Another danger area I came across recently was hearing of a friend  I know who was moving a milling machine on which the table was traversed by a ball leads crew, He was lowering this machine and it tilted and the table shot forward like a racehorse, narrowly missing his hand against some other part of the machine When ball screws are fitted they run to a lower point , one does not have the locking characteristic's of a conventional lead screw


----------



## Uglydog (Jul 7, 2015)

It's the kind of experience that makes you wish you could vomit. But, you are to busy trying to figure out what you can do to prevent catastrophe.
Copious emesis would be a lot more fun!
I'm happy to hear that no injuries were incurred.


Daryl
MN


----------



## nobog (Sep 18, 2015)

I just saw this - might be a way to load & move a small mill / lathe - at least to get it in/out of a pickup truck, price seemed reasonable,

http://www.discountramps.com/apex-receiver-hitch-crane/p/HMC-1000/

JK


----------



## Bill Gruby (Sep 20, 2015)

There are a thousand stories in the Naked City and this has been on of them. Thank you for sharing it.

"Billy G"


----------



## Tony Wells (Sep 20, 2015)

Too much late night TV, Bill.....


----------



## Bill Gruby (Sep 20, 2015)




----------



## 6mmBR (Sep 21, 2015)

Here's mine going up right after it was delivered. It has since been moved to another bench, but it was rigged the same way then. Luckily, I did quite a bit of rigging in my job over the years. This was a piece of cake as they say.  Those shop cranes are a wonderful thing to have around. They don't move too well laterally, so I lower the load until it's just about the legs before moving a load. If I can I'll put the load right on the legs. With this lathe, it wasn't possible without using lumber. 
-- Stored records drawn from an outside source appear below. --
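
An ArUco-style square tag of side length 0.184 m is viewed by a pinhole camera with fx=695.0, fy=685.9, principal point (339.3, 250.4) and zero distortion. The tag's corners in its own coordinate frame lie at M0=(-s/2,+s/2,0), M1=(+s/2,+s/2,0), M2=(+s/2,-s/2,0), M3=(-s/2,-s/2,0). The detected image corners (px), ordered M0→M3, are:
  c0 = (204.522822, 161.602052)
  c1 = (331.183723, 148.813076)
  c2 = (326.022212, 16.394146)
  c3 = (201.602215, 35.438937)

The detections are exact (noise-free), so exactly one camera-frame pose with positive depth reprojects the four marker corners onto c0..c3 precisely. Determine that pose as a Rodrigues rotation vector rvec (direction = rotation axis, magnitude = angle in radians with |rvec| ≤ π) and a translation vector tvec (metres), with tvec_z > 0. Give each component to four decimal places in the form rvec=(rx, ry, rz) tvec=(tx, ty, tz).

Intrinsics K: fx=695.0, fy=685.9, cx=339.3, cy=250.4
Marker side s = 0.184 m; corners in marker frame (Z=0):
  M0 = (-0.0920, +0.0920, 0)
  M1 = (+0.0920, +0.0920, 0)
  M2 = (+0.0920, -0.0920, 0)
  M3 = (-0.0920, -0.0920, 0)
Detected image corners:
  c0 = (204.522822, 161.602052) px
  c1 = (331.183723, 148.813076) px
  c2 = (326.022212, 16.394146) px
  c3 = (201.602215, 35.438937) px
Planar DLT: solve 8×8 A·h = b for H (H[2,2]=1):
  H  [+609.44460 -1.63678 +264.23506]
  H  [-111.44068 +694.25305 +90.23800]
  H  [-0.27382 -0.08820 +1.00000]
B = K⁻¹H; ‖b₁‖=1.048884, ‖b₂‖=1.048884; λ = 2/(‖b₁‖+‖b₂‖) = 0.953395, sign → tz>0 ⇒ λ=+0.953395
r₁ = λ·B[:,0] = (+0.96348,-0.05960,-0.26106); r₂ = λ·B[:,1] = (+0.03881,+0.99570,-0.08409)
r₃ = r₁×r₂ = (+0.26495,+0.07089,+0.96165); SVD([r₁ r₂ r₃]) → R = UVᵀ:
  R  [+0.96348 +0.03881 +0.26495]
  R  [-0.05960 +0.99570 +0.07089]
  R  [-0.26106 -0.08409 +0.96165]
t = (-0.10297, -0.22262, +0.95339) m
tr R = 2.920836; θ = arccos((tr R − 1)/2) = 0.282297 rad = 16.174°
axis k = ((R−Rᵀ)₃₂, (R−Rᵀ)₁₃, (R−Rᵀ)₂₁) / (2 sinθ) = (-0.278164, +0.944155, -0.176626)
rvec = θ·k = (-0.078525, +0.266532, -0.049861)

rvec=(-0.0785, 0.2665, -0.0499) tvec=(-0.1030, -0.2226, 0.9534)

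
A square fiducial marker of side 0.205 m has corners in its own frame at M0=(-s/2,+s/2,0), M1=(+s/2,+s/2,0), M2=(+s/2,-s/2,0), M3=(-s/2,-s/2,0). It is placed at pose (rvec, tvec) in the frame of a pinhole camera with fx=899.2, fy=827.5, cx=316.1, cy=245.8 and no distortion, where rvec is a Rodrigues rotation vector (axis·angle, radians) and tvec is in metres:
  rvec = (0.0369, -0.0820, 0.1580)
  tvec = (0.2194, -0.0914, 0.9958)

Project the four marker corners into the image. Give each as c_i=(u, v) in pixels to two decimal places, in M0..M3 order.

c0=(408.96, 240.62) c1=(587.42, 266.91) c2=(618.31, 99.86) c3=(439.26, 70.46)

Intrinsics K: fx=899.2, fy=827.5, cx=316.1, cy=245.8
Marker side s = 0.205 m; corners in marker frame (Z=0):
  M0 = (-0.1025, +0.1025, 0)
  M1 = (+0.1025, +0.1025, 0)
  M2 = (+0.1025, -0.1025, 0)
  M3 = (-0.1025, -0.1025, 0)
rvec = (0.0369, -0.0820, 0.1580), |rvec| = θ = 0.18180 rad = 10.416°
Rodrigues: sinθ=0.18080, 1−cosθ=0.01648; R = I + sinθ·[k]× + (1−cosθ)·[k]×²:
    [+0.98420 -0.15864 -0.07864]
    [+0.15562 +0.98687 -0.04316]
    [+0.08446 +0.03024 +0.99597]
t = (0.2194, -0.0914, 0.9958) m
M0: Pc = R·M0+t = (+0.10226, -0.00620, +0.99024); u = 899.2·(+0.10226)/0.99024 + 316.1 = 408.9573, v = 827.5·(-0.00620)/0.99024 + 245.8 = 240.6216
M1: Pc = R·M1+t = (+0.30402, +0.02571, +1.00756); u = 899.2·(+0.30402)/1.00756 + 316.1 = 587.4245, v = 827.5·(+0.02571)/1.00756 + 245.8 = 266.9120
M2: Pc = R·M2+t = (+0.33654, -0.17660, +1.00136); u = 899.2·(+0.33654)/1.00136 + 316.1 = 618.3075, v = 827.5·(-0.17660)/1.00136 + 245.8 = 99.8589
M3: Pc = R·M3+t = (+0.13478, -0.20851, +0.98404); u = 899.2·(+0.13478)/0.98404 + 316.1 = 439.2594, v = 827.5·(-0.20851)/0.98404 + 245.8 = 70.4638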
If you're not careful, though, rigging can hurt you and wreck equipment.


----------



## Firestopper (Sep 22, 2015)

Nice pick! I always cringe when I see folks strap around the outside of the lead screw.


----------



## Bill C. (Sep 22, 2015)

Did you have much trouble getting the straps spread out to find the balance points? She looks nice and level to me.


----------



## 6mmBR (Sep 22, 2015)

No, I got lucky the first time. I figured the headstock is the heaviest part, and played around with the straps while still low to the pallet. At first, it would be level with the straps closer together, but I didn't like that way so I spread them out like you see. It went up very nice and level. 
I almost screwed up and put the straps on the lead screw, but I caught it before I did it and routed them properly.


----------



## Leonard (Dec 29, 2015)

I've purchased a Craftex CX 707 12/36 lathe from Busy Bee Tools. I should be receiving it in a couple of weeks. I came to the site to get some ideas on lifting and moving it. I've picked up lots of good advise from you fine people with experience on the topic. Thanks for passing on your knowledge. Can't wait to get my new machine. 

Scott


----------



## sanddan (Dec 30, 2015)

On a lathe I do 3 straps. One at the lift point hear the headstock and the other 2 angled at each end. The 2 extras keep the load balanced and prevent tilt with the main strap taking the brunt of the load. Stills scares me every time, especially the lift up onto the stand. I also modified my engine hoist by spreading out the lags which makes it more stable. As noted above, always run the straps under the lead screws and not over them.


----------